Tak hanya itu, BPK menemukan petugas analis kredit menggunakan data keuangan yang sama untuk beberapa pengajuan kredit berbeda. Bahkan dokumentasi usaha yang dijadikan dasar analisis tidak diperbarui selama berbulan-bulan meskipun kondisi usaha debitur terus berubah.

Menurut auditor, kondisi tersebut menunjukkan Bank Nagari tidak secara cermat melakukan asesmen atas kondisi usaha debitur sebelum menyetujui dan mencairkan kredit. Akibatnya, analisis terhadap kemampuan pembayaran (repayment capacity) debitur berpotensi tidak akurat.

BPK juga mengungkap lemahnya pengawasan setelah kredit dicairkan. Penggunaan dana kredit tidak sepenuhnya didukung bukti yang memadai. Sebagian dana digunakan untuk modal usaha, pembelian rumah pribadi, hingga kebutuhan operasional lain, namun dokumen pendukung penggunaan dana tidak lengkap.

Lebih jauh, pemantauan perkembangan usaha debitur dinilai tidak optimal. Padahal debitur diketahui memiliki fasilitas kredit pada sejumlah lembaga pembiayaan lain serta belasan kartu kredit dengan nilai plafon yang sangat besar.

Kondisi tersebut meningkatkan risiko gagal bayar yang seharusnya menjadi perhatian serius pihak bank.

Masalah semakin serius karena hingga Triwulan III Tahun 2025, kredit atas nama HS telah masuk kategori kolektibilitas macet (5) dengan baki debet Rp8,92 miliar.

BPK menilai penyelesaian kredit melalui penjualan agunan juga belum berjalan optimal meskipun komunikasi dengan debitur telah dilakukan dan proses lelang telah dicoba.

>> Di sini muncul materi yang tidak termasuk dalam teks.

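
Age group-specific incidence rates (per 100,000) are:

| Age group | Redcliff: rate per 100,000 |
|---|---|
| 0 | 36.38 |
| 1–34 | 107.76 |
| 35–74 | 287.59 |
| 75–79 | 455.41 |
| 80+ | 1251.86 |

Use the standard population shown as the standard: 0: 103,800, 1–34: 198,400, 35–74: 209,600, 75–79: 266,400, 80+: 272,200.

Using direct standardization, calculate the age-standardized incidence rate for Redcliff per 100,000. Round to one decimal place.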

“Bank Nagari berpotensi tidak mendapatkan pelunasan pokok kredit sebesar tunggakan dana dan tunggakan denda atas empat fasilitas kredit debitur HS sebesar Rp8.922.522.294,” tegas BPK.

Auditor kemudian menyimpulkan berbagai persoalan tersebut terjadi karena lemahnya pengawasan internal.

Mulai dari pimpinan divisi penyelamatan kredit yang kurang melakukan pengendalian, pimpinan cabang yang tidak menerapkan prinsip kehati-hatian secara memadai, petugas kredit yang tidak memverifikasi dokumen secara optimal, hingga analis kredit yang tidak melakukan monitoring kondisi usaha debitur sesuai ketentuan.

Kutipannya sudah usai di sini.